Leader Barnaby Joyce will take the proposal to the prime minister as part of negotiations on committing to net zero emissions by 2050.

The Nationals argue farmers have carried the cost of previous climate targets and need compensation for stronger action.

“If there is to be any move towards it (net zero) then farmers should be part of the solution,” Nationals deputy leader David Littleproud said.

“They shouldn’t be penalised like they have been in the past, where they have footed the bill for the country’s social conscience, and we just simply say that it’s time to square the ledger.”

Nationals senator Bridget McKenzie has also spoken out ahead of negotiations between the coalition partners.

“If the world is in fact moving toward a net zero future, Australia needs to ensure the rules and the methodologies that underpin it are fair, enforceable, agreed to by everyone and importantly in our national interest,” she said.

“We must be clear to ourselves as to what those objectives are before entering such negotiations.

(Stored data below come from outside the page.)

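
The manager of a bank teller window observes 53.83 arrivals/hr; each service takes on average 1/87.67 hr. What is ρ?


ρ = λ/μ = 53.83/87.67 = 0.6140

Final: 0.6140


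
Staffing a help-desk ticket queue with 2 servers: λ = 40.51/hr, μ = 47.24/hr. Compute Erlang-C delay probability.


a = λ/μ = 0.8575; ρ = a/2 = 0.4288
P₀ = 0.399807 (from M/M/c formula)
C(c,a) = [a^c/(c!(1−ρ))]·P₀ = [0.73537/(2·0.5712)]·0.399807
= 0.64367·0.399807 = 0.257343

Final: 0.257343


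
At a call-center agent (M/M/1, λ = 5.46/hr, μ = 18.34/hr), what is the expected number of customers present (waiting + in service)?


ρ = λ/μ = 5.46/18.34 = 0.2977
L = ρ/(1−ρ) = 0.2977/(1 − 0.2977) = 0.2977/0.7023 = 0.4239

Final: 0.4239


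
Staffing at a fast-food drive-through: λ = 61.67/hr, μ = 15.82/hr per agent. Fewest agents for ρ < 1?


Stability requires cμ > λ ⇔ c > λ/μ.
λ/μ = 61.67/15.82 = 3.8982
Minimum integer c = ⌊3.8982⌋ + 1 = 4
Check: 4·15.82 = 63.28 > 61.67, while 3·15.82 = 47.46 ≤ 61.67

Final: 4 servers


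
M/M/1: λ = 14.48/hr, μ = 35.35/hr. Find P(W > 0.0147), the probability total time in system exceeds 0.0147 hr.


W ~ Exponential(μ−λ) for M/M/1.
μ − λ = 35.35 − 14.48 = 20.8700
P(W > t) = e^{−(μ−λ)t} = e^{−0.3068} = 0.735806

Final: 0.735806


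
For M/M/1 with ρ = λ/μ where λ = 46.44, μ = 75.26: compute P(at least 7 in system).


ρ = 46.44/75.26 = 0.6171
P(N ≥ n) = ρ^n = 0.6171^7 = 0.034064

Final: 0.034064


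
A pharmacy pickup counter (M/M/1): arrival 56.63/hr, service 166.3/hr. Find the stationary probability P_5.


ρ = 56.63/166.3 = 0.3405
P_n = (1−ρ)·ρ^n = (1 − 0.3405)·0.3405^5 = 0.6595·0.004579 = 0.003020

Final: 0.003020


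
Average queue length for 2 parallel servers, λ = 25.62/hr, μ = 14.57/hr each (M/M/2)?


a = λ/μ = 1.7584; ρ = a/2 = 0.8792
P₀ = 0.064280
Lq = P₀·a^c·ρ / (c!·(1−ρ)²) = 0.064280·3.09200·0.8792/(2·0.01459)
= 5.98786

Final: 5.98786


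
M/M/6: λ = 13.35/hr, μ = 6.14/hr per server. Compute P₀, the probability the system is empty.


a = λ/μ = 13.35/6.14 = 2.1743; ρ = a/c = 0.3624
Σ_{k=0}^{5} a^k/k! (terms k=0..5) = 1.00000 + 2.17427 + 2.36372 + 1.71312 + 0.93119 + 0.40493 = 8.58723
Tail: a^6/(6!(1−ρ)) = 105.65191/(720·0.6376) = 0.23013
P₀ = 1/(8.58723 + 0.23013) = 1/8.81737 = 0.113413

Final: 0.113413


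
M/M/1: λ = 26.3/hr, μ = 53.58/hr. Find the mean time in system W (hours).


W = 1/(μ−λ) = 1/(53.58 − 26.3) = 1/27.28 = 0.03666 hr

Final: 0.03666 hr


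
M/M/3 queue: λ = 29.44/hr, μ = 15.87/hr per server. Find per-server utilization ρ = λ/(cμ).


ρ = λ/(cμ) = 29.44/(3·15.87) = 29.44/47.61 = 0.6184

Final: 0.6184


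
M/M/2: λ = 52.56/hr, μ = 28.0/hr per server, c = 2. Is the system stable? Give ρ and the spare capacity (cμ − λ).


Total capacity cμ = 2·28.0 = 56.00/hr
ρ = λ/(cμ) = 52.56/56.00 = 0.9386
Stable ⇔ ρ < 1: YES
Spare capacity = cμ − λ = 56.00 − 52.56 = 3.44/hr

Final: ρ = 0.9386; stable; margin = 3.44/hr


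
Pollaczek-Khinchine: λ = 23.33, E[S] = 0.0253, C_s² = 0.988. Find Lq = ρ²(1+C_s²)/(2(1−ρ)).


ρ = λ·E[S] = 23.33·0.0253 = 0.5902
Lq = ρ²(1+C_s²)/(2(1−ρ)) = 0.3484·(1+0.988)/(2·0.4098)
= 0.3484·1.9880/0.8195 = 0.84516

Final: 0.84516


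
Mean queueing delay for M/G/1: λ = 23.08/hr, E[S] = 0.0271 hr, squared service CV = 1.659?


ρ = λ·E[S] = 23.08·0.0271 = 0.6255
E[S²] = E[S]²(1+C_s²) = 0.0271²·(1+1.659) = 0.001953
Wq = λ·E[S²]/(2(1−ρ)) = 23.08·0.001953/(2·0.3745) = 0.06017 hr

Final: 0.06017 hr


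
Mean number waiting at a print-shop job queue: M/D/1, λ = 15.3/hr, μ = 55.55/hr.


ρ = 15.3/55.55 = 0.2754
M/D/1: Lq = ρ²/(2(1−ρ)) = 0.07586/(2·0.7246) = 0.05235

Final: 0.05235


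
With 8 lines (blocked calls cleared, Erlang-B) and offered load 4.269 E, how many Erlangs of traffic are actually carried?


B(8,4.269) = 0.039494 (Erlang-B)
Carried load = a(1 − B) = 4.269·(1 − 0.039494) = 4.269·0.960506 = 4.1004 E

Final: 4.1004 Erlangs


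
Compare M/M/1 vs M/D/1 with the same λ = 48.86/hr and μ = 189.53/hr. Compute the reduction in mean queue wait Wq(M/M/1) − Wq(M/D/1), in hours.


ρ = 48.86/189.53 = 0.2578
Wq(M/M/1) = ρ/(μ−λ) = 0.2578/140.67 = 0.001833 hr
Wq(M/D/1) = ρ/(2(μ−λ)) = 0.0009163 hr
Savings = 0.001833 − 0.0009163 = 0.0009163 hr

Final: 0.0009163 hr


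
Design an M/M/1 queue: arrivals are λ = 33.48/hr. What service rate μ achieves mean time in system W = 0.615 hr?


W = 1/(μ−λ) ⇒ μ − λ = 1/W = 1/0.615 = 1.6260
μ = λ + 1/W = 33.48 + 1.6260 = 35.1060 per hr

Final: 35.1060 /hr


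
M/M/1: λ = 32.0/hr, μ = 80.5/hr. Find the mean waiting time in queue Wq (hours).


ρ = 32.0/80.5 = 0.3975
Wq = ρ/(μ−λ) = 0.3975/(80.5 − 32.0) = 0.3975/48.50 = 0.008196 hr

Final: 0.008196 hr


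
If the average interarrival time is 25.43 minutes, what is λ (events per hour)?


λ = 1/(interarrival time) in consistent units.
1 hour = 60 min, so λ = 60/25.43 = 2.3594 per hour

Final: 2.3594 /hr


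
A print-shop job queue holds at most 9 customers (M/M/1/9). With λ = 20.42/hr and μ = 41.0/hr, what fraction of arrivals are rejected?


ρ = λ/μ = 20.42/41.0 = 0.4980
P_K = (1−ρ)ρ^K/(1−ρ^(K+1)) = (0.5020·0.001886)/(1 − 0.0009391)
= 0.0009465/0.999061 = 0.0009474

Final: 0.0009474


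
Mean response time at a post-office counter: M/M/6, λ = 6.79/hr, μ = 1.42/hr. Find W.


a = 4.7817; ρ = 0.7969; P₀ = 0.006257
Lq = P₀·a^c·ρ/(c!(1−ρ)²) = 2.00800
Wq = Lq/λ = 2.00800/6.79 = 0.29573 hr
W = Wq + 1/μ = 0.29573 + 0.70423 = 0.99995 hr

Final: 0.99995 hr


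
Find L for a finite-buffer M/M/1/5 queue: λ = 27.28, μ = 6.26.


ρ = 27.28/6.26 = 4.3578
L = ρ[1 − (K+1)ρ^K + Kρ^(K+1)] / [(1−ρ)(1−ρ^(K+1))]
Numerator: 4.3578·(1 − 6·1571.629470 + 5·6848.890088) = 108142.424329
Denominator: (-3.3578)·(-6847.890088) = 22994.033490
L = 108142.424329/22994.033490 = 4.7031

Final: 4.7031


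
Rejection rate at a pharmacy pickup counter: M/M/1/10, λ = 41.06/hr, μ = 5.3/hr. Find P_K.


ρ = λ/μ = 41.06/5.3 = 7.7472
P_K = (1−ρ)ρ^K/(1−ρ^(K+1)) = (-6.7472·778808628.267698)/(1 − 6033562693.711639)
= -5254754065.443941/-6033562692.711639 = 0.870921

Final: 0.870921


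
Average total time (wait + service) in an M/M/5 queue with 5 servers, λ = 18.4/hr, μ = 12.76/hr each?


a = 1.4420; ρ = 0.2884; P₀ = 0.236149
Lq = P₀·a^c·ρ/(c!(1−ρ)²) = 0.006988
Wq = Lq/λ = 0.006988/18.4 = 0.0003798 hr
W = Wq + 1/μ = 0.0003798 + 0.07837 = 0.07875 hr

Final: 0.07875 hr


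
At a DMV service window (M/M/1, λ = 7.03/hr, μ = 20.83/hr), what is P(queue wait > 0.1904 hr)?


ρ = 7.03/20.83 = 0.3375
P(Wq > t) = ρ·e^{−(μ−λ)t} = 0.3375·e^{−2.6275}
= 0.3375·0.072257 = 0.024386

Final: 0.024386


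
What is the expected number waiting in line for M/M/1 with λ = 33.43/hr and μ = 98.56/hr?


ρ = 33.43/98.56 = 0.3392
Lq = ρ²/(1−ρ) = 0.1150/0.6608 = 0.1741

Final: 0.1741


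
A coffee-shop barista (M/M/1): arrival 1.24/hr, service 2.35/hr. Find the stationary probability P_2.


ρ = 1.24/2.35 = 0.5277
P_n = (1−ρ)·ρ^n = (1 − 0.5277)·0.5277^2 = 0.4723·0.278425 = 0.131511

Final: 0.131511


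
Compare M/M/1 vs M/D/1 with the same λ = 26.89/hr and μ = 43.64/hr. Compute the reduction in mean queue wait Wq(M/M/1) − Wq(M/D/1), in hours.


ρ = 26.89/43.64 = 0.6162
Wq(M/M/1) = ρ/(μ−λ) = 0.6162/16.75 = 0.03679 hr
Wq(M/D/1) = ρ/(2(μ−λ)) = 0.01839 hr
Savings = 0.03679 − 0.01839 = 0.01839 hr

Final: 0.01839 hr


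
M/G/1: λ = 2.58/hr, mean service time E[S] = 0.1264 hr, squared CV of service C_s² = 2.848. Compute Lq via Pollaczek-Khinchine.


ρ = λ·E[S] = 2.58·0.1264 = 0.3261
Lq = ρ²(1+C_s²)/(2(1−ρ)) = 0.1063·(1+2.848)/(2·0.6739)
= 0.1063·3.8480/1.3478 = 0.30363

Final: 0.30363


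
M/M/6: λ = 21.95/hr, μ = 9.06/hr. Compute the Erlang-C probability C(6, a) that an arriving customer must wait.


a = λ/μ = 2.4227; ρ = a/6 = 0.4038
P₀ = 0.088262 (from M/M/c formula)
C(c,a) = [a^c/(c!(1−ρ))]·P₀ = [202.22645/(720·0.5962)]·0.088262
= 0.47109·0.088262 = 0.041580

Final: 0.041580


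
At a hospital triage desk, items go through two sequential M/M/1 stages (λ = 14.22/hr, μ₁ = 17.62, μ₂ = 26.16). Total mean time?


Each node sees arrival rate λ = 14.22/hr (tandem ⇒ throughput preserved).
W₁ = 1/(μ₁−λ) = 1/(17.62−14.22) = 0.29412 hr
W₂ = 1/(μ₂−λ) = 1/(26.16−14.22) = 0.08375 hr
W_total = W₁ + W₂ = 0.29412 + 0.08375 = 0.37787 hr

Final: 0.37787 hr


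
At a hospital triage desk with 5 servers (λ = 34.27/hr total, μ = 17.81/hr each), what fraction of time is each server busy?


ρ = λ/(cμ) = 34.27/(5·17.81) = 34.27/89.05 = 0.3848

Final: 0.3848


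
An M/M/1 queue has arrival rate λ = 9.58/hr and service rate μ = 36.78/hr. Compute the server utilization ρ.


ρ = λ/μ = 9.58/36.78 = 0.2605

Final: 0.2605


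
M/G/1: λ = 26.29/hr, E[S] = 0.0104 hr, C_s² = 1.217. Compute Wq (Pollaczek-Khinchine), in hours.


ρ = λ·E[S] = 26.29·0.0104 = 0.2734
E[S²] = E[S]²(1+C_s²) = 0.0104²·(1+1.217) = 0.0002398
Wq = λ·E[S²]/(2(1−ρ)) = 26.29·0.0002398/(2·0.7266) = 0.004338 hr

Final: 0.004338 hr


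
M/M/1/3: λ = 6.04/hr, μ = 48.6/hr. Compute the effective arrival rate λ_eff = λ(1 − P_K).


ρ = 0.1243; P_K = (1−ρ)ρ^3/(1−ρ^4) = 0.001681
λ_eff = λ(1 − P_K) = 6.04·(1 − 0.001681) = 6.04·0.998319 = 6.0298 /hr

Final: 6.0298 /hr


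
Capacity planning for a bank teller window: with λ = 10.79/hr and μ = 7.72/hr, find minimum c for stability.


Stability requires cμ > λ ⇔ c > λ/μ.
λ/μ = 10.79/7.72 = 1.3977
Minimum integer c = ⌊1.3977⌋ + 1 = 2
Check: 2·7.72 = 15.44 > 10.79, while 1·7.72 = 7.72 ≤ 10.79

Final: 2 servers


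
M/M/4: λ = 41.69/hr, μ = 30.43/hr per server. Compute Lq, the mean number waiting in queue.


a = λ/μ = 1.3700; ρ = a/4 = 0.3425
P₀ = 0.252502
Lq = P₀·a^c·ρ / (c!·(1−ρ)²) = 0.252502·3.52306·0.3425/(24·0.43230)
= 0.02937

Final: 0.02937


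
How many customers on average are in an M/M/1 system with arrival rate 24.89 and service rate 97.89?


ρ = λ/μ = 24.89/97.89 = 0.2543
L = ρ/(1−ρ) = 0.2543/(1 − 0.2543) = 0.2543/0.7457 = 0.3410

Final: 0.3410


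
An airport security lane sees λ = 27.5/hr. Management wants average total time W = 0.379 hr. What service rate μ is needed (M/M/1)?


W = 1/(μ−λ) ⇒ μ − λ = 1/W = 1/0.379 = 2.6385
μ = λ + 1/W = 27.5 + 2.6385 = 30.1385 per hr

Final: 30.1385 /hr


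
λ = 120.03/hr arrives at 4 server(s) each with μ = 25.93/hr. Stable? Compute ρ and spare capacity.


Total capacity cμ = 4·25.93 = 103.72/hr
ρ = λ/(cμ) = 120.03/103.72 = 1.1573
Stable ⇔ ρ < 1: NO
Spare capacity = cμ − λ = 103.72 − 120.03 = -16.31/hr

Final: ρ = 1.1573; unstable; margin = -16.31/hr


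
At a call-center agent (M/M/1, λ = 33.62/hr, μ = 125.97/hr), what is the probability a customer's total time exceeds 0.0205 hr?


W ~ Exponential(μ−λ) for M/M/1.
μ − λ = 125.97 − 33.62 = 92.3500
P(W > t) = e^{−(μ−λ)t} = e^{−1.8932} = 0.150593

Final: 0.150593


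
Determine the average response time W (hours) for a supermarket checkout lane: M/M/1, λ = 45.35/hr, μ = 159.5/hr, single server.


W = 1/(μ−λ) = 1/(159.5 − 45.35) = 1/114.15 = 0.008760 hr

Final: 0.008760 hr


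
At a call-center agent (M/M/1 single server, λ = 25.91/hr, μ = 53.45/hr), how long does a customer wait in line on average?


ρ = 25.91/53.45 = 0.4848
Wq = ρ/(μ−λ) = 0.4848/(53.45 − 25.91) = 0.4848/27.54 = 0.01760 hr

Final: 0.01760 hr


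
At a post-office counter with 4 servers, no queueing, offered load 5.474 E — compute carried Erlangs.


B(4,5.474) = 0.433981 (Erlang-B)
Carried load = a(1 − B) = 5.474·(1 − 0.433981) = 5.474·0.566019 = 3.0984 E

Final: 3.0984 Erlangs


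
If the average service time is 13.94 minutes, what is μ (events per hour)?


μ = 1/(service time) in consistent units.
1 hour = 60 min, so μ = 60/13.94 = 4.3042 per hour

Final: 4.3042 /hr


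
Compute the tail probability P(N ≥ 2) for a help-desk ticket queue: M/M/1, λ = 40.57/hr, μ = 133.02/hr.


ρ = 40.57/133.02 = 0.3050
P(N ≥ n) = ρ^n = 0.3050^2 = 0.093020

Final: 0.093020


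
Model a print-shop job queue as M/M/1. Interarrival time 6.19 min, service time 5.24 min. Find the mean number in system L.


λ = 60/6.19 = 9.6931 /hr
μ = 60/5.24 = 11.4504 /hr
ρ = λ/μ = 9.6931/11.4504 = 0.8465
L = ρ/(1−ρ) = 0.8465/0.1535 = 5.5158

Final: 5.5158


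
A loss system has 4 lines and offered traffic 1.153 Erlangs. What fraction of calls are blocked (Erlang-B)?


B(c,a) = (a^c/c!) / Σ_{k=0}^{c} a^k/k!
a^4/4! = 0.073639
Σ terms (k=0..4): 1.00000 + 1.15300 + 0.66470 + 0.25547 + 0.07364 = 3.146811
B = 0.073639/3.146811 = 0.023401

Final: 0.023401


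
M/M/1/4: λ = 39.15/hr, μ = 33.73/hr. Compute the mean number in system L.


ρ = 39.15/33.73 = 1.1607
L = ρ[1 − (K+1)ρ^K + Kρ^(K+1)] / [(1−ρ)(1−ρ^(K+1))]
Numerator: 1.1607·(1 − 5·1.814938 + 4·2.106576) = 0.408116
Denominator: (-0.1607)·(-1.106576) = 0.177813
L = 0.408116/0.177813 = 2.2952

Final: 2.2952


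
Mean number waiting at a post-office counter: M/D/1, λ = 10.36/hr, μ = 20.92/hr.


ρ = 10.36/20.92 = 0.4952
M/D/1: Lq = ρ²/(2(1−ρ)) = 0.2452/(2·0.5048) = 0.24292

Final: 0.24292


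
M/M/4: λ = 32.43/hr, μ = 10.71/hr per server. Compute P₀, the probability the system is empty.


a = λ/μ = 32.43/10.71 = 3.0280; ρ = a/c = 0.7570
Σ_{k=0}^{3} a^k/k! (terms k=0..3) = 1.00000 + 3.02801 + 4.58443 + 4.62723 = 13.23967
Tail: a^4/(4!(1−ρ)) = 84.06784/(24·0.2430) = 14.41509
P₀ = 1/(13.23967 + 14.41509) = 1/27.65476 = 0.036160

Final: 0.036160


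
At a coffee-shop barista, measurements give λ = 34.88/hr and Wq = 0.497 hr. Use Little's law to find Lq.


Lq = λWq = 34.88·0.497 = 17.3354

Final: 17.3354


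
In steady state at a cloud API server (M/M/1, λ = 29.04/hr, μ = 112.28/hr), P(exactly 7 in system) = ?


ρ = 29.04/112.28 = 0.2586
P_n = (1−ρ)·ρ^n = (1 − 0.2586)·0.2586^7 = 0.7414·0.00007742 = 0.00005740

Final: 0.00005740


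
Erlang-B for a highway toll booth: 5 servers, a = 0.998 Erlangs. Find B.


B(c,a) = (a^c/c!) / Σ_{k=0}^{c} a^k/k!
a^5/5! = 0.008250
Σ terms (k=0..5): 1.00000 + 0.99800 + 0.49800 + 0.16567 + 0.04133 + 0.008250 = 2.711255
B = 0.008250/2.711255 = 0.003043

Final: 0.003043


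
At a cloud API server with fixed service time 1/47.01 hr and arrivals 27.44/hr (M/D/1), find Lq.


ρ = 27.44/47.01 = 0.5837
M/D/1: Lq = ρ²/(2(1−ρ)) = 0.3407/(2·0.4163) = 0.40922

Final: 0.40922


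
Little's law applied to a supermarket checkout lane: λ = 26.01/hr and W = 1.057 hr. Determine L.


L = λW = 26.01·1.057 = 27.4926

Final: 27.4926


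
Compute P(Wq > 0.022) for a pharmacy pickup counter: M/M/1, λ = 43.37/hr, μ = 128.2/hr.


ρ = 43.37/128.2 = 0.3383
P(Wq > t) = ρ·e^{−(μ−λ)t} = 0.3383·e^{−1.8663}
= 0.3383·0.154701 = 0.052335

Final: 0.052335


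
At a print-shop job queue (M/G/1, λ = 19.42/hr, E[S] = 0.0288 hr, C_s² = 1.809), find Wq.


ρ = λ·E[S] = 19.42·0.0288 = 0.5593
E[S²] = E[S]²(1+C_s²) = 0.0288²·(1+1.809) = 0.002330
Wq = λ·E[S²]/(2(1−ρ)) = 19.42·0.002330/(2·0.4407) = 0.05133 hr

Final: 0.05133 hr


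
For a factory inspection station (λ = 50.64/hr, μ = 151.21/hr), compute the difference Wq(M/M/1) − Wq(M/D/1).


ρ = 50.64/151.21 = 0.3349
Wq(M/M/1) = ρ/(μ−λ) = 0.3349/100.57 = 0.003330 hr
Wq(M/D/1) = ρ/(2(μ−λ)) = 0.001665 hr
Savings = 0.003330 − 0.001665 = 0.001665 hr

Final: 0.001665 hr


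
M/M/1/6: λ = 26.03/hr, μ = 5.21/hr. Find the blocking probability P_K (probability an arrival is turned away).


ρ = λ/μ = 26.03/5.21 = 4.9962
P_K = (1−ρ)ρ^K/(1−ρ^(K+1)) = (-3.9962·15553.161043)/(1 − 77706.100181)
= -62152.939139/-77705.100181 = 0.799857

Final: 0.799857


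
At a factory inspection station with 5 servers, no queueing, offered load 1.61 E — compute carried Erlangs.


B(5,1.61) = 0.018132 (Erlang-B)
Carried load = a(1 − B) = 1.61·(1 − 0.018132) = 1.61·0.981868 = 1.5808 E

Final: 1.5808 Erlangs


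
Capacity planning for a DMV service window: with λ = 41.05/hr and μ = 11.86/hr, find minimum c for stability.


Stability requires cμ > λ ⇔ c > λ/μ.
λ/μ = 41.05/11.86 = 3.4612
Minimum integer c = ⌊3.4612⌋ + 1 = 4
Check: 4·11.86 = 47.44 > 41.05, while 3·11.86 = 35.58 ≤ 41.05

Final: 4 servers


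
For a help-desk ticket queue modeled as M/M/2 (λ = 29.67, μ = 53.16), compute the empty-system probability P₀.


a = λ/μ = 29.67/53.16 = 0.5581; ρ = a/c = 0.2791
Σ_{k=0}^{1} a^k/k! (terms k=0..1) = 1.00000 + 0.55813 = 1.55813
Tail: a^2/(2!(1−ρ)) = 0.31151/(2·0.7209) = 0.21604
P₀ = 1/(1.55813 + 0.21604) = 1/1.77417 = 0.563644

Final: 0.563644


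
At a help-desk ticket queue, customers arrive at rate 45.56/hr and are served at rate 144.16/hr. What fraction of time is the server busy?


ρ = λ/μ = 45.56/144.16 = 0.3160

Final: 0.3160


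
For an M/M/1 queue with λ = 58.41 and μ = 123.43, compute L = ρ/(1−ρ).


ρ = λ/μ = 58.41/123.43 = 0.4732
L = ρ/(1−ρ) = 0.4732/(1 − 0.4732) = 0.4732/0.5268 = 0.8983

Final: 0.8983


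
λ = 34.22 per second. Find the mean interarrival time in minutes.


Mean interarrival time = 1/λ = 1/34.22 second = 0.02922 second
In minutes: 0.02922 × 0.0166667 = 0.0004870 min

Final: 0.0004870 min


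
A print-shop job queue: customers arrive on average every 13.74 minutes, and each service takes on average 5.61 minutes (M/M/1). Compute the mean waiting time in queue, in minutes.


λ = 60/13.74 = 4.3668 /hr
μ = 60/5.61 = 10.6952 /hr
ρ = λ/μ = 4.3668/10.6952 = 0.4083
Wq = ρ/(μ−λ) = 0.4083/(10.6952−4.3668) = 0.06452 hr
In minutes: 0.06452·60 = 3.871 min

Final: 3.871 min


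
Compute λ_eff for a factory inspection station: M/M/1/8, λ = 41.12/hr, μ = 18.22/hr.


ρ = 2.2569; P_K = (1−ρ)ρ^8/(1−ρ^9) = 0.557273
λ_eff = λ(1 − P_K) = 41.12·(1 − 0.557273) = 41.12·0.442727 = 18.2049 /hr

Final: 18.2049 /hr


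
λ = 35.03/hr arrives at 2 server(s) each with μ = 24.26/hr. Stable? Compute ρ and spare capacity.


Total capacity cμ = 2·24.26 = 48.52/hr
ρ = λ/(cμ) = 35.03/48.52 = 0.7220
Stable ⇔ ρ < 1: YES
Spare capacity = cμ − λ = 48.52 − 35.03 = 13.49/hr

Final: ρ = 0.7220; stable; margin = 13.49/hr


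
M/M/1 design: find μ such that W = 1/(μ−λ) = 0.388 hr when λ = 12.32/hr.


W = 1/(μ−λ) ⇒ μ − λ = 1/W = 1/0.388 = 2.5773
μ = λ + 1/W = 12.32 + 2.5773 = 14.8973 per hr

Final: 14.8973 /hr


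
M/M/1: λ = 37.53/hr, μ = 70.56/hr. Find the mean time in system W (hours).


W = 1/(μ−λ) = 1/(70.56 − 37.53) = 1/33.03 = 0.03028 hr

Final: 0.03028 hr


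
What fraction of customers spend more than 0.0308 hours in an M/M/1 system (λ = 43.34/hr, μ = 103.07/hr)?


W ~ Exponential(μ−λ) for M/M/1.
μ − λ = 103.07 − 43.34 = 59.7300
P(W > t) = e^{−(μ−λ)t} = e^{−1.8397} = 0.158868

Final: 0.158868


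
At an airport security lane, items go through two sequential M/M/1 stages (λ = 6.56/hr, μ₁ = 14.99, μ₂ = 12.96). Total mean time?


Each node sees arrival rate λ = 6.56/hr (tandem ⇒ throughput preserved).
W₁ = 1/(μ₁−λ) = 1/(14.99−6.56) = 0.11862 hr
W₂ = 1/(μ₂−λ) = 1/(12.96−6.56) = 0.15625 hr
W_total = W₁ + W₂ = 0.11862 + 0.15625 = 0.27487 hr

Final: 0.27487 hr


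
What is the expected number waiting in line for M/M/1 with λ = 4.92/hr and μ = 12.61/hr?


ρ = 4.92/12.61 = 0.3902
Lq = ρ²/(1−ρ) = 0.1522/0.6098 = 0.2496

Final: 0.2496


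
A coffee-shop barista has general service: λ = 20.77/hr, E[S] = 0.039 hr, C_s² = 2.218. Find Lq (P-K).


ρ = λ·E[S] = 20.77·0.039 = 0.8100
Lq = ρ²(1+C_s²)/(2(1−ρ)) = 0.6561·(1+2.218)/(2·0.1900)
= 0.6561·3.2180/0.3799 = 5.55742

Final: 5.55742


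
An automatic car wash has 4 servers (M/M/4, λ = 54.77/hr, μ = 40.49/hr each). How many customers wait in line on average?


a = λ/μ = 1.3527; ρ = a/4 = 0.3382
P₀ = 0.257014
Lq = P₀·a^c·ρ / (c!·(1−ρ)²) = 0.257014·3.34796·0.3382/(24·0.43802)
= 0.02768

Final: 0.02768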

“Failing to do so risks sleepwalking Australia into an international agreement that favours rich industrialised nations that already have the competitive advantage of established low-emission technologies such as nuclear power.”

Senior members of the Morrison government have reportedly considered taking a proposal for nuclear power to the next election.

The Australian newspaper reports the political and policy implications of a nuclear industry were weighed up by members of cabinet.

Lifting the moratorium on nuclear energy in a bid to cut greenhouse gas emissions and ease reliance on fossil fuels was central to their discussions.

The option was reportedly considered too dangerous without bipartisan support from the Labor Party.